People with cystic fibrosis may produce too little mucus in their airways, according to US scientists.
The surprise finding may lead to new treatment for CF
The team at Wake Forest Baptist Medical Center found people with CF had abnormally low levels of two mucus-making proteins in their spit.
This suggests boosting mucus production might be a new way to treat this fatal genetic disease, they say.
Their findings are published in the American Journal of Respiratory Cell and Molecular Biology.
One in 25 people in the UK are carriers of the faulty gene that causes CF.
Scientists know people with CF are prone to lung infections and when they get an infection their body can produce thick fluid secretions that clog the lung.
Dr Bruce Rubin and colleagues wanted to investigate whether excess mucus was to blame.
They collected sputum from 12 patients with CF and 11 healthy patients without any lung disease.
The sputum from the CF patients had much lower levels of two proteins that make mucus than the sputum from healthy people.

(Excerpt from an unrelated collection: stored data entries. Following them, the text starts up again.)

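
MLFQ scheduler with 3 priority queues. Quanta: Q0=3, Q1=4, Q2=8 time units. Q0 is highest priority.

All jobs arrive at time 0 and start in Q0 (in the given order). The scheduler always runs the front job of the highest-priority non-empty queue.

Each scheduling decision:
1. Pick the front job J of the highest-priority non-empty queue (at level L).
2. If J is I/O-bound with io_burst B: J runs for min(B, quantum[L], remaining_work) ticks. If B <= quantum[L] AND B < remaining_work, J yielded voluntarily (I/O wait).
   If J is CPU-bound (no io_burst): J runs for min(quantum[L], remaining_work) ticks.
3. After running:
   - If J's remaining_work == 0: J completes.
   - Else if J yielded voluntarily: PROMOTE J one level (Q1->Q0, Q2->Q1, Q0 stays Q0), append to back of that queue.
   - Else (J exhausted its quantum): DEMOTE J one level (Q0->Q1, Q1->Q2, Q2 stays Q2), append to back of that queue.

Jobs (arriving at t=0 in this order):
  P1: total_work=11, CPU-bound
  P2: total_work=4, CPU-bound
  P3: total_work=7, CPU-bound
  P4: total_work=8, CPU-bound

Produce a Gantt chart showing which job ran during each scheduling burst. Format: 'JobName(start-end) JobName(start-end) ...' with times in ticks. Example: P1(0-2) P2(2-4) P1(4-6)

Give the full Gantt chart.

t=0-3: P1@Q0 runs 3, rem=8, quantum used, demote→Q1. Q0=[P2,P3,P4] Q1=[P1] Q2=[]
t=3-6: P2@Q0 runs 3, rem=1, quantum used, demote→Q1. Q0=[P3,P4] Q1=[P1,P2] Q2=[]
t=6-9: P3@Q0 runs 3, rem=4, quantum used, demote→Q1. Q0=[P4] Q1=[P1,P2,P3] Q2=[]
t=9-12: P4@Q0 runs 3, rem=5, quantum used, demote→Q1. Q0=[] Q1=[P1,P2,P3,P4] Q2=[]
t=12-16: P1@Q1 runs 4, rem=4, quantum used, demote→Q2. Q0=[] Q1=[P2,P3,P4] Q2=[P1]
t=16-17: P2@Q1 runs 1, rem=0, completes. Q0=[] Q1=[P3,P4] Q2=[P1]
t=17-21: P3@Q1 runs 4, rem=0, completes. Q0=[] Q1=[P4] Q2=[P1]
t=21-25: P4@Q1 runs 4, rem=1, quantum used, demote→Q2. Q0=[] Q1=[] Q2=[P1,P4]
t=25-29: P1@Q2 runs 4, rem=0, completes. Q0=[] Q1=[] Q2=[P4]
t=29-30: P4@Q2 runs 1, rem=0, completes. Q0=[] Q1=[] Q2=[]

Answer: P1(0-3) P2(3-6) P3(6-9) P4(9-12) P1(12-16) P2(16-17) P3(17-21) P4(21-25) P1(25-29) P4(29-30)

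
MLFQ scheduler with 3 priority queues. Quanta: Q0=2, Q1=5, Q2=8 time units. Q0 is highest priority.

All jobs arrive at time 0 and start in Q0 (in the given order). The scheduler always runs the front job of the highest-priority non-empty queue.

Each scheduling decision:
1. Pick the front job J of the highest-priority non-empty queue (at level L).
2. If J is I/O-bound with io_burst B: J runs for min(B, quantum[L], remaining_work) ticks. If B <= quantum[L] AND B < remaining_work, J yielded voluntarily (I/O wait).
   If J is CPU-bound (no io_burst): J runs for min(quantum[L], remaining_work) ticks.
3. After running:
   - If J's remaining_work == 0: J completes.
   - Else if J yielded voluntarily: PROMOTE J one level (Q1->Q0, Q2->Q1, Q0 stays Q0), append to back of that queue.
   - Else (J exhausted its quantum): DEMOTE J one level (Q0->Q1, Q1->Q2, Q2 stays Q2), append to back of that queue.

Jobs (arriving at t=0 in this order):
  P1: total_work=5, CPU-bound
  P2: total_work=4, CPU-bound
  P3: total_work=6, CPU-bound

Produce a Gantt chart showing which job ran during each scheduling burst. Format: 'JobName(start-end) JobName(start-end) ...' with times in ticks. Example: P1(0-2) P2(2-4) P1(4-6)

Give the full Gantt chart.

Answer: P1(0-2) P2(2-4) P3(4-6) P1(6-9) P2(9-11) P3(11-15)

Derivation:
t=0-2: P1@Q0 runs 2, rem=3, quantum used, demote→Q1. Q0=[P2,P3] Q1=[P1] Q2=[]
t=2-4: P2@Q0 runs 2, rem=2, quantum used, demote→Q1. Q0=[P3] Q1=[P1,P2] Q2=[]
t=4-6: P3@Q0 runs 2, rem=4, quantum used, demote→Q1. Q0=[] Q1=[P1,P2,P3] Q2=[]
t=6-9: P1@Q1 runs 3, rem=0, completes. Q0=[] Q1=[P2,P3] Q2=[]
t=9-11: P2@Q1 runs 2, rem=0, completes. Q0=[] Q1=[P3] Q2=[]
t=11-15: P3@Q1 runs 4, rem=0, completes. Q0=[] Q1=[] Q2=[]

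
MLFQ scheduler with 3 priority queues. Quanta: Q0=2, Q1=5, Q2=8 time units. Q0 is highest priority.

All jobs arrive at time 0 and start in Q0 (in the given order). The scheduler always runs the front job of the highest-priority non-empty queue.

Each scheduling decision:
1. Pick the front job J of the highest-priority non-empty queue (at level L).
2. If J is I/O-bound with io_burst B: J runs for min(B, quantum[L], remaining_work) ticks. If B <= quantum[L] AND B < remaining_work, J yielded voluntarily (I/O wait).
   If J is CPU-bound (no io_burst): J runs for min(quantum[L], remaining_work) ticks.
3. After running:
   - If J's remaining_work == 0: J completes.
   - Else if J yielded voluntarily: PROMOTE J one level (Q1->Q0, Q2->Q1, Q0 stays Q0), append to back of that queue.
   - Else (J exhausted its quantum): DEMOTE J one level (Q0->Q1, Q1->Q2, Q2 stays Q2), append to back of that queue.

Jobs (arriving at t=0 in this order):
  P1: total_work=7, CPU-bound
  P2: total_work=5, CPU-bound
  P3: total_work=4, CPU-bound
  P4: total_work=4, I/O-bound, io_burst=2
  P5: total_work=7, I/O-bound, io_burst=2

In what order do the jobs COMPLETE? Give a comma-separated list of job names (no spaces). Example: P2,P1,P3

Answer: P4,P5,P1,P2,P3

Derivation:
t=0-2: P1@Q0 runs 2, rem=5, quantum used, demote→Q1. Q0=[P2,P3,P4,P5] Q1=[P1] Q2=[]
t=2-4: P2@Q0 runs 2, rem=3, quantum used, demote→Q1. Q0=[P3,P4,P5] Q1=[P1,P2] Q2=[]
t=4-6: P3@Q0 runs 2, rem=2, quantum used, demote→Q1. Q0=[P4,P5] Q1=[P1,P2,P3] Q2=[]
t=6-8: P4@Q0 runs 2, rem=2, I/O yield, promote→Q0. Q0=[P5,P4] Q1=[P1,P2,P3] Q2=[]
t=8-10: P5@Q0 runs 2, rem=5, I/O yield, promote→Q0. Q0=[P4,P5] Q1=[P1,P2,P3] Q2=[]
t=10-12: P4@Q0 runs 2, rem=0, completes. Q0=[P5] Q1=[P1,P2,P3] Q2=[]
t=12-14: P5@Q0 runs 2, rem=3, I/O yield, promote→Q0. Q0=[P5] Q1=[P1,P2,P3] Q2=[]
t=14-16: P5@Q0 runs 2, rem=1, I/O yield, promote→Q0. Q0=[P5] Q1=[P1,P2,P3] Q2=[]
t=16-17: P5@Q0 runs 1, rem=0, completes. Q0=[] Q1=[P1,P2,P3] Q2=[]
t=17-22: P1@Q1 runs 5, rem=0, completes. Q0=[] Q1=[P2,P3] Q2=[]
t=22-25: P2@Q1 runs 3, rem=0, completes. Q0=[] Q1=[P3] Q2=[]
t=25-27: P3@Q1 runs 2, rem=0, completes. Q0=[] Q1=[] Q2=[]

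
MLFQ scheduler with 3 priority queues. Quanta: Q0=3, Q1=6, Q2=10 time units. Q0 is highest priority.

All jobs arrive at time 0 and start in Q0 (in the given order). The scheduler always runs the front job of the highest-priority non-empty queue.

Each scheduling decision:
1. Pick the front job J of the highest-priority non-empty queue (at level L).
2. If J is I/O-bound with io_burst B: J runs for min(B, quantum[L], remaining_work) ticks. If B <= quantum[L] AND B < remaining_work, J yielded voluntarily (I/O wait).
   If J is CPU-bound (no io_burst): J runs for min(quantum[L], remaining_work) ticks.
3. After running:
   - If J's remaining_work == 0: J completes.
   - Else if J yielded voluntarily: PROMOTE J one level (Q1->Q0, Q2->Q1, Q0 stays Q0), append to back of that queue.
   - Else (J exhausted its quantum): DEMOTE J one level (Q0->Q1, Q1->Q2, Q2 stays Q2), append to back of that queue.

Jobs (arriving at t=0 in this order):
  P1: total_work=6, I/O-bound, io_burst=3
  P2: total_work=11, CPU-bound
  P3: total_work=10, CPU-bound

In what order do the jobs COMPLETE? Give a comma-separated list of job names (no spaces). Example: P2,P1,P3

t=0-3: P1@Q0 runs 3, rem=3, I/O yield, promote→Q0. Q0=[P2,P3,P1] Q1=[] Q2=[]
t=3-6: P2@Q0 runs 3, rem=8, quantum used, demote→Q1. Q0=[P3,P1] Q1=[P2] Q2=[]
t=6-9: P3@Q0 runs 3, rem=7, quantum used, demote→Q1. Q0=[P1] Q1=[P2,P3] Q2=[]
t=9-12: P1@Q0 runs 3, rem=0, completes. Q0=[] Q1=[P2,P3] Q2=[]
t=12-18: P2@Q1 runs 6, rem=2, quantum used, demote→Q2. Q0=[] Q1=[P3] Q2=[P2]
t=18-24: P3@Q1 runs 6, rem=1, quantum used, demote→Q2. Q0=[] Q1=[] Q2=[P2,P3]
t=24-26: P2@Q2 runs 2, rem=0, completes. Q0=[] Q1=[] Q2=[P3]
t=26-27: P3@Q2 runs 1, rem=0, completes. Q0=[] Q1=[] Q2=[]

Answer: P1,P2,P3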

"This showed unequivocally there is much less mucus in the CF airway," said Dr Rubin, a paediatric pulmonologist at Wake Forest Baptist's Brenner Children's Hospital.
The substance that was blocking the CF patients' lungs turned out to be pus - collections of lung cells and bacteria.
"They had loads of phlegm, but in fact that phlegm was pus. We always thought there would be loads of mucus also but there isn't," he said.
Dr Rubin believes that increasing mucus levels could help.
"Mucus is good for you. It traps particles that you inhale and helps them get swept out of the lung. Healthy people produce mucus when they get an infection as a defence.
"Perhaps mucus is critical for preventing infection in the CF airway. In its absence the bacteria get there and find a welcome playground," he said.
To test their theory the researchers plan to do a study in animals to see if mucus can effectively soak up the bacteria they believe is reproducing in the airway of CF patients.
"If it turns out that mucus is protective against bacteria, we may have a treatment for CF," said Dr Rubin.
"There are ways to increase mucus production in normal airways, we just need to show that they are also effective in CF airways," he said.
The scientists also hope to find out why people with CF produce less mucus.
From their study they know that the mucus is not produced rather than produced and then broken down.
"Perhaps the mucus is in the cells and not getting out. It may be that the cells are not producing the mucus. We need to do more work," Dr Rubin said.
Dr Jim Littlewood, chairman of the Cystic Fibrosis Trust said: "I have never heard that it is an underproduction of mucus by these proteins. It's a new theory and there may be some substance in it.
"We have known for a long time that the main problem is the lungs eventually become chronically infected in the majority of patients and the reason for this is still unknown.
"We are interested in any new development which may improve the treatment of people with CF and will look forward with interest to the results of the proposed animal experiments looking into the antibacterial role of mucus," he said.